For a short explanation of why the committee made these recommendations and how they might affect practice, see the rationale and impact section on metastatic colorectal cancer in the peritoneum.
Full details of the evidence and the committee's discussion are in evidence review D4: local and systemic treatments for metastatic colorectal cancer isolated in the peritoneum.
For people who have had potentially curative surgical treatment for non-metastatic colorectal cancer, offer follow-up for detection of local recurrence and distant metastases for the first 3 years. Follow-up should include serum carcinoembryonic antigen (CEA) and CT scan of the chest, abdomen and pelvis.
For a short explanation of why the committee made these recommendations and how they might affect practice, see the rationale and impact section on follow-up for detection of local recurrence and distant metastases.
Full details of the evidence and the committee's discussion are in evidence review E1: follow-up to detect recurrence after treatment for non-metastatic colorectal cancer.
Give information on low anterior resection syndrome (LARS) to people who will potentially have sphincter-preserving surgery. Advise them to seek help from primary care if they think they have symptoms of LARS, such as:
increased frequency of stool
urgency with or without incontinence of stool
feeling of incomplete emptying
fragmentation of stool (passing small amounts little and often)
difficulty in differentiating between gas and stool.
Assess people with symptoms of LARS using a validated patient-administered questionnaire (for example, the Low Anterior Resection Syndrome score (LARS score), at the European Society of Coloproctology).

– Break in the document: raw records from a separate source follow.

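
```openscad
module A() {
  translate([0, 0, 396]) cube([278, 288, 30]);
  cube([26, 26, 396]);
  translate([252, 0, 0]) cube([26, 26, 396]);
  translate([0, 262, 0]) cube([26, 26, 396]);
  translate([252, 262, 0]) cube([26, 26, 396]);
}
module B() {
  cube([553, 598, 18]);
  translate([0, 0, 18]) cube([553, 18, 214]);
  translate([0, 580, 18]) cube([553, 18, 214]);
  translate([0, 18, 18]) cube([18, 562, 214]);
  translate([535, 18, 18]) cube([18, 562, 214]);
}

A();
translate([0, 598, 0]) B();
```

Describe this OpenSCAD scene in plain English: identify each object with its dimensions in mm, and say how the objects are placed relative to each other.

A is a simple wooden stool: a rectangular seat 278 mm (x) by 288 mm (y), 30 mm thick, top face at z = 426 mm, on four square legs, each 26×26 mm in cross-section. The legs rest on z = 0, each flush with a corner of the seat.

B is an open-topped rectangular box: outside dimensions 553×598×232 mm, with a uniform wall and base thickness of 18 mm. The base is a full 553×598 slab on the floor; four walls sit on top of the base. The front and back walls (the −y and +y sides) span the full width; the two side walls fit between them.

The open box is on the floor beside the stool on its +y side.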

Offer people with bowel dysfunction treatment for associated symptoms in primary care (such as dietary management, laxatives, anti-bulking agents, anti-diarrhoeal agents, or anti-spasmodic agents). Seek advice from secondary care if the treatment is not successful.

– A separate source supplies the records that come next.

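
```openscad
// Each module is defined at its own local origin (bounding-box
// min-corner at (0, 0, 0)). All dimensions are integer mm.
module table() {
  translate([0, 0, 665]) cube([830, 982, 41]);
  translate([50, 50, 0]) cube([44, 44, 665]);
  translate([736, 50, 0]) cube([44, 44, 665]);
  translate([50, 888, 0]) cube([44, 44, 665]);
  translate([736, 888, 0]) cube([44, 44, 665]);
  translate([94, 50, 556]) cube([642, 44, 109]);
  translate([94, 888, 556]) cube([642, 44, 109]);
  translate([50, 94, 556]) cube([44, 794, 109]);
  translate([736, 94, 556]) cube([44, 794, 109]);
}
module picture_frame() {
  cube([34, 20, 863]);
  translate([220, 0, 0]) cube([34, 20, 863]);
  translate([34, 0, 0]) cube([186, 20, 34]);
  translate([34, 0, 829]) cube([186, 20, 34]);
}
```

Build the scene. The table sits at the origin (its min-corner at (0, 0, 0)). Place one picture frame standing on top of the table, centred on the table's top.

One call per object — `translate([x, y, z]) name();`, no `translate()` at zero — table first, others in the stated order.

table();
translate([288, 481, 706]) picture_frame();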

For a short explanation of why the committee made these recommendations and how they might affect practice, see the rationale and impact section on management of low anterior resection syndrome.
Full details of the evidence and the committee's discussion are in evidence review E2: optimal management of low anterior resection syndrome.
This section defines terms that have been used in a specific way for this guideline. For general definitions, please see the NICE glossary.
Beyond total mesorectal excision (TME) surgery is when the tumour extends beyond what is achievable to resect by TME and needs more extensive surgery to achieve clear margins.
Major resection for rectal cancer means a surgical operation when part or all of the rectum is removed, including anterior resection and abdominoperineal resection.
Recovery protocols, such as 'enhanced recovery after surgery' (ERAS), are perioperative care pathways designed to promote early recovery for patients undergoing major surgery by optimising the person's health before surgery and maintaining health and functioning after surgery.
Social identity is about changes to people's concept of themselves as a result of either their cancer, or the long-term side effects from treatment. For example, it could cover changes from being a previously fit person to someone who has physical or mental health problems, from being someone with the expectation of years to live to someone with a limited life expectancy, or the change from being a carer to becoming cared for.
This guideline uses the tumour, node, metastasis (TNM) classification developed by the Union for Interventional Cancer Control (UICC) to describe the stage of the cancer. Please refer to The TNM Classification of Malignant Tumours, 8th Edition for further information. In this guideline early rectal cancer is defined as cT1-2, cN0, M0. cTNM refers to clinical classification based on evidence acquired before treatment, for example imaging, physical examination and endoscopy. pTNM refers to pathological classification based on histopathology.